Beyond finding a significantly lower risk of neonatal death and stillbirth, the study also found there was no increase in possible maternal bacterial infections when treating pregnant women with dexamethasone in low-resource settings.
"Dexamethasone is now a proven drug to save babies born too soon in low-income settings," said study author Dr Olufemi Oladapo, head of maternal and perinatal health unit at WHO.
"But it is only effective when administered by health-care providers who can make timely and accurate decisions, and provide a minimum package of high-quality care for both pregnant women and their babies," Oladapo added.
The impact is significant: for every 25 pregnant women treated with dexamethasone, one premature baby's life was saved.
When administered to mothers at risk of preterm birth, dexamethasone crosses the placenta and accelerates lung development, making it less likely for preterm babies to have respiratory problems at birth.
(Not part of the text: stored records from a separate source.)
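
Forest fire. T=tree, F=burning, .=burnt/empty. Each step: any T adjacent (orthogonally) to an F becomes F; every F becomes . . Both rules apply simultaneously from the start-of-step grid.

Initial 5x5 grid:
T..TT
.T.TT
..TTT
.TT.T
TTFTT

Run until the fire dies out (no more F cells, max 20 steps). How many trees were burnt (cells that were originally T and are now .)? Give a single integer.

Step 1: +3 fires, +1 burnt (F count now 3)
Step 2: +4 fires, +3 burnt (F count now 4)
Step 3: +2 fires, +4 burnt (F count now 2)
Step 4: +2 fires, +2 burnt (F count now 2)
Step 5: +2 fires, +2 burnt (F count now 2)
Step 6: +1 fires, +2 burnt (F count now 1)
Step 7: +0 fires, +1 burnt (F count now 0)
Fire out after step 7
Initially T: 16, now '.': 23
Total burnt (originally-T cells now '.'): 14

Answer: 14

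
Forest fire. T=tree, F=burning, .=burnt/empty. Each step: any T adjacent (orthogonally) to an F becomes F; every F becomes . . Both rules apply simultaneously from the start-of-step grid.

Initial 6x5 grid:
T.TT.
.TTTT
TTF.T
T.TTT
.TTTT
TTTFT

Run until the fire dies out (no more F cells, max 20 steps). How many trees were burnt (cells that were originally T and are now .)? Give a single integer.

Step 1: +6 fires, +2 burnt (F count now 6)
Step 2: +8 fires, +6 burnt (F count now 8)
Step 3: +6 fires, +8 burnt (F count now 6)
Step 4: +1 fires, +6 burnt (F count now 1)
Step 5: +0 fires, +1 burnt (F count now 0)
Fire out after step 5
Initially T: 22, now '.': 29
Total burnt (originally-T cells now '.'): 21

Answer: 21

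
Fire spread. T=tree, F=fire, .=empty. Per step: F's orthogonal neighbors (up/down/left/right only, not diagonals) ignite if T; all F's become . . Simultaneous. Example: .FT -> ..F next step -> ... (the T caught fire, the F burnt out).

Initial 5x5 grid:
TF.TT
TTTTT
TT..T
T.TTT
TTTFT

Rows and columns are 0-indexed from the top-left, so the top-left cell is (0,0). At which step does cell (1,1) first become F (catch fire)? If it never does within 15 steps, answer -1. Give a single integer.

Step 1: cell (1,1)='F' (+5 fires, +2 burnt)
  -> target ignites at step 1
Step 2: cell (1,1)='.' (+6 fires, +5 burnt)
Step 3: cell (1,1)='.' (+4 fires, +6 burnt)
Step 4: cell (1,1)='.' (+3 fires, +4 burnt)
Step 5: cell (1,1)='.' (+1 fires, +3 burnt)
Step 6: cell (1,1)='.' (+0 fires, +1 burnt)
  fire out at step 6

1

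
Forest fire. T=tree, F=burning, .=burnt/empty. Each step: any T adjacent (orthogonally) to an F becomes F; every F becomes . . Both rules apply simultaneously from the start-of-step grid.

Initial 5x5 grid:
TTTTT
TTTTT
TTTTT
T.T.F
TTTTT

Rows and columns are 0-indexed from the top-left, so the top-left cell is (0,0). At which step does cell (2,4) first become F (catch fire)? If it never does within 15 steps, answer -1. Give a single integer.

Step 1: cell (2,4)='F' (+2 fires, +1 burnt)
  -> target ignites at step 1
Step 2: cell (2,4)='.' (+3 fires, +2 burnt)
Step 3: cell (2,4)='.' (+4 fires, +3 burnt)
Step 4: cell (2,4)='.' (+5 fires, +4 burnt)
Step 5: cell (2,4)='.' (+4 fires, +5 burnt)
Step 6: cell (2,4)='.' (+3 fires, +4 burnt)
Step 7: cell (2,4)='.' (+1 fires, +3 burnt)
Step 8: cell (2,4)='.' (+0 fires, +1 burnt)
  fire out at step 8

1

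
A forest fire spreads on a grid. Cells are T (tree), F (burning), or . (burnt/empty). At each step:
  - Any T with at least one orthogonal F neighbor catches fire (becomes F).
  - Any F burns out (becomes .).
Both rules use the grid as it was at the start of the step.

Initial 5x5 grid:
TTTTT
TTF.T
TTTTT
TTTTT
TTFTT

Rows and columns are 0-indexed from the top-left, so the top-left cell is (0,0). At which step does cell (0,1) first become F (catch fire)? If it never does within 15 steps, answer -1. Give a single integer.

Step 1: cell (0,1)='T' (+6 fires, +2 burnt)
Step 2: cell (0,1)='F' (+9 fires, +6 burnt)
  -> target ignites at step 2
Step 3: cell (0,1)='.' (+6 fires, +9 burnt)
Step 4: cell (0,1)='.' (+1 fires, +6 burnt)
Step 5: cell (0,1)='.' (+0 fires, +1 burnt)
  fire out at step 5

2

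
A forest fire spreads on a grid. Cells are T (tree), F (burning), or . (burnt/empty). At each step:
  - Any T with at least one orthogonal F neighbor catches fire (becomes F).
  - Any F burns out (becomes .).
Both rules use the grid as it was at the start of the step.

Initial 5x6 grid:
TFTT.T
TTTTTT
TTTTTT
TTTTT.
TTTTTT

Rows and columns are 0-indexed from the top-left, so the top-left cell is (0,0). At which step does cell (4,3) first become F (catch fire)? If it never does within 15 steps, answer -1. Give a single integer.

Step 1: cell (4,3)='T' (+3 fires, +1 burnt)
Step 2: cell (4,3)='T' (+4 fires, +3 burnt)
Step 3: cell (4,3)='T' (+4 fires, +4 burnt)
Step 4: cell (4,3)='T' (+5 fires, +4 burnt)
Step 5: cell (4,3)='T' (+5 fires, +5 burnt)
Step 6: cell (4,3)='F' (+4 fires, +5 burnt)
  -> target ignites at step 6
Step 7: cell (4,3)='.' (+1 fires, +4 burnt)
Step 8: cell (4,3)='.' (+1 fires, +1 burnt)
Step 9: cell (4,3)='.' (+0 fires, +1 burnt)
  fire out at step 9

6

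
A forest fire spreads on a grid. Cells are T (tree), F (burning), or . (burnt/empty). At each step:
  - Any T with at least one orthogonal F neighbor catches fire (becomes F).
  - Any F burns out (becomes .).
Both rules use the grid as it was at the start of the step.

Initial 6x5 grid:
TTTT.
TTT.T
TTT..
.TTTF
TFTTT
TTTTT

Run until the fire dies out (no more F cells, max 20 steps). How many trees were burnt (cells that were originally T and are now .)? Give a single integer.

Answer: 22

Derivation:
Step 1: +6 fires, +2 burnt (F count now 6)
Step 2: +6 fires, +6 burnt (F count now 6)
Step 3: +4 fires, +6 burnt (F count now 4)
Step 4: +3 fires, +4 burnt (F count now 3)
Step 5: +2 fires, +3 burnt (F count now 2)
Step 6: +1 fires, +2 burnt (F count now 1)
Step 7: +0 fires, +1 burnt (F count now 0)
Fire out after step 7
Initially T: 23, now '.': 29
Total burnt (originally-T cells now '.'): 22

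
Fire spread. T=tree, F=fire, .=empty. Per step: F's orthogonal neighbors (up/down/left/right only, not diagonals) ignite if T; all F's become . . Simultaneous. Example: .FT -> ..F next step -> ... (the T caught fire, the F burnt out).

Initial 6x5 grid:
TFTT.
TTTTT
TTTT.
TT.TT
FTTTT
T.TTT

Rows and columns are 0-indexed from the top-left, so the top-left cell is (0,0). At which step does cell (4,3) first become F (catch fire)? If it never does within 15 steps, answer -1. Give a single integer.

Step 1: cell (4,3)='T' (+6 fires, +2 burnt)
Step 2: cell (4,3)='T' (+7 fires, +6 burnt)
Step 3: cell (4,3)='F' (+4 fires, +7 burnt)
  -> target ignites at step 3
Step 4: cell (4,3)='.' (+5 fires, +4 burnt)
Step 5: cell (4,3)='.' (+2 fires, +5 burnt)
Step 6: cell (4,3)='.' (+0 fires, +2 burnt)
  fire out at step 6

3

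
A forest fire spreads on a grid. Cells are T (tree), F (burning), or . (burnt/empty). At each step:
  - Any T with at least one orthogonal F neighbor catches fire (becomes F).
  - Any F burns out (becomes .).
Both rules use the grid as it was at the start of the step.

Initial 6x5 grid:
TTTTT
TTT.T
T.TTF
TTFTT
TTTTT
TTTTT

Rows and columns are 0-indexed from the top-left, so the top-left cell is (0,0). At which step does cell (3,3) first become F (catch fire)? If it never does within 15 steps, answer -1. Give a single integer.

Step 1: cell (3,3)='F' (+7 fires, +2 burnt)
  -> target ignites at step 1
Step 2: cell (3,3)='.' (+7 fires, +7 burnt)
Step 3: cell (3,3)='.' (+8 fires, +7 burnt)
Step 4: cell (3,3)='.' (+3 fires, +8 burnt)
Step 5: cell (3,3)='.' (+1 fires, +3 burnt)
Step 6: cell (3,3)='.' (+0 fires, +1 burnt)
  fire out at step 6

1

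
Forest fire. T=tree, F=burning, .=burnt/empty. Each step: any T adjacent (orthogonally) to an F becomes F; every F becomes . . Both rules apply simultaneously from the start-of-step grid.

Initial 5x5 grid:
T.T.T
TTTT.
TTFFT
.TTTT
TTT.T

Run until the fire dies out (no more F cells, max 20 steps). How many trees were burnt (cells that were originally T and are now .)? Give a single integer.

Step 1: +6 fires, +2 burnt (F count now 6)
Step 2: +6 fires, +6 burnt (F count now 6)
Step 3: +3 fires, +6 burnt (F count now 3)
Step 4: +2 fires, +3 burnt (F count now 2)
Step 5: +0 fires, +2 burnt (F count now 0)
Fire out after step 5
Initially T: 18, now '.': 24
Total burnt (originally-T cells now '.'): 17

Answer: 17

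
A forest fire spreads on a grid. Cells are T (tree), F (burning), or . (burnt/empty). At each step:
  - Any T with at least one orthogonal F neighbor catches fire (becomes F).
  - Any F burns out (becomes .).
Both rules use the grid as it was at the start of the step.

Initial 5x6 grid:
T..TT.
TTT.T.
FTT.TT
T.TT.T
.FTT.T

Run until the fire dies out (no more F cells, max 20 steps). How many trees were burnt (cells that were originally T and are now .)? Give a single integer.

Answer: 11

Derivation:
Step 1: +4 fires, +2 burnt (F count now 4)
Step 2: +5 fires, +4 burnt (F count now 5)
Step 3: +2 fires, +5 burnt (F count now 2)
Step 4: +0 fires, +2 burnt (F count now 0)
Fire out after step 4
Initially T: 18, now '.': 23
Total burnt (originally-T cells now '.'): 11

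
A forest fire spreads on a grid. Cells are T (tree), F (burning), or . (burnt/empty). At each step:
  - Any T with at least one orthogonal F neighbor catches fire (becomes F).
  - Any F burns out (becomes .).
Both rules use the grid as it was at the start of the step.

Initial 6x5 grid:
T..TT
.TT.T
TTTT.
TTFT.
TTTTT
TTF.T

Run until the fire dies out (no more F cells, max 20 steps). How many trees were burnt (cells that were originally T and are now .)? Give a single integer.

Answer: 17

Derivation:
Step 1: +5 fires, +2 burnt (F count now 5)
Step 2: +7 fires, +5 burnt (F count now 7)
Step 3: +4 fires, +7 burnt (F count now 4)
Step 4: +1 fires, +4 burnt (F count now 1)
Step 5: +0 fires, +1 burnt (F count now 0)
Fire out after step 5
Initially T: 21, now '.': 26
Total burnt (originally-T cells now '.'): 17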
The study noted that healthcare providers must have the means to select the women most likely to benefit from the drug and to correctly initiate the treatment at the right time - ideally 48 hours before giving birth to give enough time to complete steroid injections for maximal effect.
Women who are in weeks 26-34 of their pregnancy are most likely to benefit from the steroid, so healthcare providers must also have access to ultrasound to accurately date their pregnancies.
In addition, babies must receive sufficiently good-quality care when they are born, the team said.
"When a minimal package of care for newborn babies is in place in low-income countries, antenatal steroids such as dexamethasone can help to save preterm babies' lives," said study author Dr Rajiv Bahl, head of the newborn health unit at WHO.